The presentation will be webcast for those unable to attend in person. To view the webcast, visit: http://www.fin.ucar.edu/it/mms/ml-live.htm.
Each of the speakers will discuss the team's experiences in using Yellowstone, where the system performed well (or not), and when available, some early results from their runs. The following speakers will present during the session:
2 p.m. -- Gabriele Pfister, ACD -- Prediction of North American air quality
High-resolution simulations with the nested regional climate model with chemistry (NRCM-Chem) are being performed to study possible changes in weather and air quality over North America. The performed simulations are targeting insights into expected future changes related to air quality.

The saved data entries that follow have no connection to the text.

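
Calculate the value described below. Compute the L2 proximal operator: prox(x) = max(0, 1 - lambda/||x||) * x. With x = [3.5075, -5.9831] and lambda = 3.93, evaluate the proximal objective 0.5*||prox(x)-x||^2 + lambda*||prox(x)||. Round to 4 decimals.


Step 1: Compute ||x||.
||x|| = 6.9354
Step 2: Compute scaling factor.
scale = max(0, 1 - 3.93/6.9354) = 0.4333
Step 3: prox(x) = [1.52, -2.5927]
||prox(x)|| = 3.0054
Step 4: Proximal objective.
0.5*||prox-x||^2 = 7.7225
lambda*||prox|| = 11.8112
Total = 19.5337


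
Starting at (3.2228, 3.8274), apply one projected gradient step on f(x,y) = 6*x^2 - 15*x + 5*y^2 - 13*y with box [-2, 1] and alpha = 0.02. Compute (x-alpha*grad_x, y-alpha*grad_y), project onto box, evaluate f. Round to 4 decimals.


Step 1: Compute gradient at (3.2228, 3.8274).
grad_x = 2*6*3.2228 - 15 = 23.6736
grad_y = 2*5*3.8274 - 13 = 25.274
Step 2: Gradient step.
x_raw = 3.2228 - 0.02*23.6736 = 2.7493
y_raw = 3.8274 - 0.02*25.274 = 3.3219
Step 3: Project onto [-2, 1].
x_proj = clip(2.7493) = 1.0
y_proj = clip(3.3219) = 1.0
Step 4: Evaluate f.
f(1.0, 1.0) = -17.0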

The project is using NRCM-Chem over the conterminous U.S. at a resolution of 12 x 12 km2 with inclusion of atmospheric chemistry to examine impacts on air quality and other regional climate processes.
2:30 p.m. -- Justin Small, CGD -- Meso- to planetary-scale processes in a global ultra-high-resolution climate model
This project is performing and assessing high-resolution Community Earth System Model (CESM) simulations (1) to investigate the climate response to the coupling of ocean and atmosphere mesoscale features, (2) to assess the ability of a high-resolution and frequently coupled ocean and atmosphere simulation to represent near-inertial waves in the ocean, and (3) to investigate the role of small-scale ice features such as polynyas in the climate system.
3 p.m. -- David Richter, MMM -- Turbulence modification in the spray-laden atmospheric marine boundary layer
This project is focused on the effect that sea spray, suspended by turbulence in the high-wind marine atmospheric boundary layer, has on both the turbulence itself as well as the transfer of momentum and heat to the ocean surface. To study this problem, a fundamental approach is taken where direct numerical simulation (DNS) coupled with Lagrangian particle-tracking is employed to focus generally on how a dispersed phase (such as sea spray) modifies turbulence.